I've been looking for a slide show presentation I found online.  I tried to save it several times, but it didn't 'take', so I'll have to return with it later.

I have a problem with dissociation, yet it doesn't present in the traditional ways.  I scored .06% on the traditional diagnostic scale which puts me at the low end of normal.

I don't know if anyone can relate.  In different situations I have access to parts of my "personality" brain, memory etc. but not all of them.  It's a bit like if I were using a computer app like microsoft office - in different situations only some of the many functions are available in that particular type of situation.  For example in what I'll call "positive-social" situations I don't have access to fear or anger except at very high provocation.  I am often anxious but that is different to having access to fear.

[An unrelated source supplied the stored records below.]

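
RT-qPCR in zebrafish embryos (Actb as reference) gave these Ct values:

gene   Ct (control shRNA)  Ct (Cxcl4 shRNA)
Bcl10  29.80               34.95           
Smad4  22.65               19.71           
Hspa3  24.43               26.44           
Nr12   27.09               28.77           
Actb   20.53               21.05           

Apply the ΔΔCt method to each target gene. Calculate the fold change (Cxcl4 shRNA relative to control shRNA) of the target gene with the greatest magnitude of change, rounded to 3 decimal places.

Bcl10: ΔΔCt = (34.95−21.05) − (29.80−20.53) = 13.90 − 9.27 = 4.63; fold change = 2^-4.63 = 0.040
Smad4: ΔΔCt = (19.71−21.05) − (22.65−20.53) = -1.34 − 2.12 = -3.46; fold change = 2^3.46 = 11.004
Hspa3: ΔΔCt = (26.44−21.05) − (24.43−20.53) = 5.39 − 3.90 = 1.49; fold change = 2^-1.49 = 0.356
Nr12: ΔΔCt = (28.77−21.05) − (27.09−20.53) = 7.72 − 6.56 = 1.16; fold change = 2^-1.16 = 0.448
Bcl10 has the largest |ΔΔCt| = 4.63.

0.040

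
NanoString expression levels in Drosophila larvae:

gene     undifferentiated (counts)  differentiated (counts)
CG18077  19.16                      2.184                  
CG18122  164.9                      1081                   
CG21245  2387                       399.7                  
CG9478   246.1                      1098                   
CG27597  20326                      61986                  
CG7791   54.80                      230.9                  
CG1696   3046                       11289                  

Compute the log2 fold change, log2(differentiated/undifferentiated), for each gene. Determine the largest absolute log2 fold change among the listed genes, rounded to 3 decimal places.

3.133

log2(2.184/19.16) = -3.133  (CG18077)
log2(1081/164.9) = 2.713  (CG18122)
log2(399.7/2387) = -2.578  (CG21245)
log2(1098/246.1) = 2.158  (CG9478)
log2(61986/20326) = 1.609  (CG27597)
log2(230.9/54.80) = 2.075  (CG7791)
log2(11289/3046) = 1.890  (CG1696)
The largest magnitude belongs to CG18077.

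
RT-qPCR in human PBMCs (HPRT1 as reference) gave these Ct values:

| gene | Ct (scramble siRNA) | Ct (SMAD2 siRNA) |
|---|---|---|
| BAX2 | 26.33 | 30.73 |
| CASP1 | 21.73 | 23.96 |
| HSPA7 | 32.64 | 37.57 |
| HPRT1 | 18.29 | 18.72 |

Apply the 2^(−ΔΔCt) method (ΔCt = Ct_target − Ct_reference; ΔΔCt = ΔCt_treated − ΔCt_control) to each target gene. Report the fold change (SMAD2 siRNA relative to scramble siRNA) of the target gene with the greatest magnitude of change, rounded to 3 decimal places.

BAX2: ΔΔCt = (30.73−18.72) − (26.33−18.29) = 12.01 − 8.04 = 3.97; fold change = 2^-3.97 = 0.064
CASP1: ΔΔCt = (23.96−18.72) − (21.73−18.29) = 5.24 − 3.44 = 1.80; fold change = 2^-1.80 = 0.287
HSPA7: ΔΔCt = (37.57−18.72) − (32.64−18.29) = 18.85 − 14.35 = 4.50; fold change = 2^-4.50 = 0.044
HSPA7 has the largest |ΔΔCt| = 4.50.

0.044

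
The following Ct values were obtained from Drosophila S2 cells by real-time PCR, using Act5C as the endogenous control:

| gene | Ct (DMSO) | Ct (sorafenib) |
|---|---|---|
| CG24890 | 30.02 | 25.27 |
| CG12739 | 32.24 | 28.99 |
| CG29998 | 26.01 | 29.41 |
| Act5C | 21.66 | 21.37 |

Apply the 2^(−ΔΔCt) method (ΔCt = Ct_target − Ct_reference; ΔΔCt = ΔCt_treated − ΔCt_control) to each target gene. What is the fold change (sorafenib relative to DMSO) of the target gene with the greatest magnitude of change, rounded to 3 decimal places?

22.009

CG24890: ΔΔCt = (25.27−21.37) − (30.02−21.66) = 3.90 − 8.36 = -4.46; fold change = 2^4.46 = 22.009
CG12739: ΔΔCt = (28.99−21.37) − (32.24−21.66) = 7.62 − 10.58 = -2.96; fold change = 2^2.96 = 7.781
CG29998: ΔΔCt = (29.41−21.37) − (26.01−21.66) = 8.04 − 4.35 = 3.69; fold change = 2^-3.69 = 0.077
CG24890 has the largest |ΔΔCt| = 4.46.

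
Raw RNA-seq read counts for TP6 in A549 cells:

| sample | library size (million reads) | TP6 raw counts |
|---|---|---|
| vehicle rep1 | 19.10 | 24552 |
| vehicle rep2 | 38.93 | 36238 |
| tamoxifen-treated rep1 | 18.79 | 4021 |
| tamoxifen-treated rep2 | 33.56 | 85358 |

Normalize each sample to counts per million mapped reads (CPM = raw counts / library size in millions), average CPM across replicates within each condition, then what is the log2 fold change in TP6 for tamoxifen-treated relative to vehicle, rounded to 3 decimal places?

CPM(vehicle rep1) = 24552 / 19.10 = 1285.4450
CPM(vehicle rep2) = 36238 / 38.93 = 930.8502
CPM(tamoxifen-treated rep1) = 4021 / 18.79 = 213.9968
CPM(tamoxifen-treated rep2) = 85358 / 33.56 = 2543.4446
mean CPM(vehicle) = 1108.1476; mean CPM(tamoxifen-treated) = 1378.7207
Fold change = 1378.7207 / 1108.1476 = 1.24417
log2(1.24417) = 0.3152

0.315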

This effectively puts me into an involuntary fawn, which is worsened in conditions in which threat becomes obvious - I have even less resources available to me in the moment.  Sometimes I have access to these emotions after I have left the situation, but the greater the threat, the less likely I am to remember it long-term.  All of which makes me a perfect target for abusers.

Also in situations which cause intense fear, my blood pressure and pulse either stay stable or drop (which is the opposite of what should happen).  My distress is not apparent to others except as a 'blankness'.  I become unable to respond.

I also have times (alone) in which I am overwhelmed by memories, fear and anger which aren't usually available or even accessible.  In those times those feelings are the only parts I can access. 

What I'm trying to describe is a kind of fragmentation which isn't obvious.  I have no different names, ages or identities, just shut-down aspects of myself, in which other parts of the programme aren't available.

Does this ring any bells with anyone else?

Fightsong

Fragmentation?  yes. that rings true,  i hear you. Apparently recognizing the fragmentation is happening is a first step towards reintegration.

woodsgnome

#2
It seems that dissociation is many layered. Then again isn't this whole nightmare with cptsd?

Here's what I've learned, but will probably forget. It most recently happened during therapy when I half-apologized to the T by remarking something akin to "sorry, I seem to have been dissociating again."

She agreed with one caveat--"It's not wrong to dissociate; it's a natural reaction for someone who's been traumatized." So yes, that brought me back a bit, but it also made me realize how often I take dissociation a step beyond and lay a guilt trip on top. This stuff can then spiral into more bouts of self-blame: I'll never make it, I've failed, I'm stupid, etc.

So while dissociation happens and can seem like a roadblock, it's also an alright part of the process. It's just as important to accept its presence and go from there; and once past it, add in layers of self-compassion/forgiveness instead of harsh judgement, guilt and shame.

Minus the guilt...I'm left with wonder, which I can handle better (as in wonder-full). And while I used to be scared of how easily and often I'd dissociate, I can still experience it, wonder about it, but not shame myself about having succumbed to it in a natural way. I probably still dissociate more than I'd prefer; but accepting its natural presence better has helped me to put dissociation in a new light.

Just my take on what has been a squishy topic in my journey.